Мое знакомство со стихами Ольги Зондберг случилось очень давно – я не могу точно вспомнить год, но кажется, я читаю их больше тридцати лет. Собственно поэтические её книги – «Книга признаний» (1997), «Семь часов одна минута» (2007) и «Вопреки нежеланию и занятости» (2017) выходили раз в десятилетие; к счастью, между поэтическими книгами поместились две книги прозы – о прозе Зондберг писали больше и охотнее, чем о стихах, – и сборник «Сообщения: imerologio (2003–2008)»1, в котором стремление текста к ускользанию от потенциальной рефлексии над ним явлено, видимо, с наибольшей силой: никакая жанровая классификация тут не работает. В голову приходит разве что слово «дзуйхицу» (см. «Записки у изголовья» Сэй-Сёнагон), но по некотором размышлении становится ясно, что и оно не годится. Наверное, работа с прозой и «поэтической прозой» не так явно разделена во времени, как это предстаёт читателю из порядка появления книг, но велик соблазн думать, что автор возвращается в область поэтического из других, более текучих и подвижных областей – в поисках не более твёрдой формы, а меньшей прозрачности. «Хризантемы крысе в подвал» – самая объемная пока поэтическая книга Зондберг, нарушает прежний хронологический режим и выходит, к счастью, значительно раньше положенного 2027 года.

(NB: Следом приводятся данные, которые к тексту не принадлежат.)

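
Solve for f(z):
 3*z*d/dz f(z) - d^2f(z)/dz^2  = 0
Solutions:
 f(z) = C1 + C2*erfi(sqrt(6)*z/2)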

На этом месте необходимо определённо сказать, что перед нами – не эзотерическая (ужасное слово, я согласен) поэзия, не тёмная, – а совершенно наоборот, по видимости простая, имеющая дело с обыденным, повседневным – с миром, окружающим городского человека начала 2020‐х, вообще с обычным человеческим миром, приметы которого знакомы нам так хорошо, что ощущение узнавания при первом чтении чуть ли не самое яркое. Но этот обыденный мир в стихах Зондберг – чуть повёрнут, немного, на доли градуса, – и при чтении более внимательном он предстаёт не просто незнакомым, а ошеломляюще, совершенно незнакомым, другим. Вместе с тем это каким-то образом всё та же повседневность, которую мы населяем, особенно о ней не задумываясь: она знакома нам до полной невидимости. Поэзия Зондберг действует в том совсем крохотном, трудноуловимом зазоре, где знакомое-до-невидимости переходит в другое, вдруг-становящееся-видимым и продолжающее быть узнаваемым, но другим и иначе. Новый режим видимости, возникающий в этих стихах, изменяет, кажется, саму природу вещей и событий: продолжая быть узнаваемыми, они оказываются каким-то образом незнакомыми и бесконечно интересными, требуя от нас работы внимания – в обмен на поблёскивающее в них то здесь, то там золотое, почти сказочное поэтическое вещество удивления.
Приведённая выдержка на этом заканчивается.